China’s economic data released on Thursday shows that retail sales and factory output missed expectations in November as widespread COVID infections surged across the country.

Reuters cited official data from China’s National Bureau of Statistics, reporting that the country’s retail sales dropped by 5.9% in November from a year earlier. 

The figure is below Reuters’ expectations of a 3.7% decline, compared with a 0.5% year-on-year drop in October, the most significant monthly reduction in six months since Shanghai’s lockdown in May. 

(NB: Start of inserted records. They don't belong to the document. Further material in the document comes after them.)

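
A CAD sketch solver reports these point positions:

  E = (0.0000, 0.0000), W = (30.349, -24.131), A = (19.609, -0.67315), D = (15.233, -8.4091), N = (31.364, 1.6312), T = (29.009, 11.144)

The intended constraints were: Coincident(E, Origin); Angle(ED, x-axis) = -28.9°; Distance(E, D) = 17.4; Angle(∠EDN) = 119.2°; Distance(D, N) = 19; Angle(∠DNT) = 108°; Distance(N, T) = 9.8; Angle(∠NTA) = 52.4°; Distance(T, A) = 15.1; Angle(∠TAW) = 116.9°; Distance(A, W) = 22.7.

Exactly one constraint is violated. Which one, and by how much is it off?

Distance(A, W) = 22.7 — off by 3.10.

E = (0.00, 0.00) ✓; ED at -28.90° ✓; |ED| = 17.40 ✓; ∠EDN = 119.2° ✓; |DN| = 19.00 ✓; ∠DNT = 108.0° ✓; |NT| = 9.800 ✓; ∠NTA = 52.41° ✓; |TA| = 15.10 ✓; ∠TAW = 116.9° ✓; |AW| = 25.80 ✗.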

Its industrial production increased 2.2% in November, slowing from the 5% rise in October, missing the forecast from Reuters for a 3.6% increase for the month.

Julian Evans-Pritchard at Capital Economics told Nikkei Asia, “The disruption from virus outbreaks intensified in November, with retail sales, investment spending, and industrial output all contracting by the most month-on-month since the Shanghai lockdown.” 

Real estate investment has fallen by 9.8% from January to November as the sector took a hit from a 26.6% drop in total residential and commercial building sales. 

According to Reuters calculations, real estate investment fell 19.9% from a year ago, the fastest pace over the two decades amid the ongoing property market crisis.

As soaring infections hit the country, the disappointing data comes as Beijing shifts away from its controversial “zero-COVID” policy. 

CNBC reported that a day before the release of official data, China’s National Bureau of Statistics canceled its Thursday press conference without an explanation.

In November, China’s exports and imports contracted at much lower-than-expected levels. As a result, its exports shrank by 8.7% yearly, while imports fell by 10.6% as domestic demand weakened.

On Tuesday, the head of the International Monetary Fund (IMF) warned to lower China’s growth forecast for this year and 2023. In October, the IMF cut the country’s economic growth projection to 3.2% for 2022 with a 4.4% GDP growth forecast for 2023.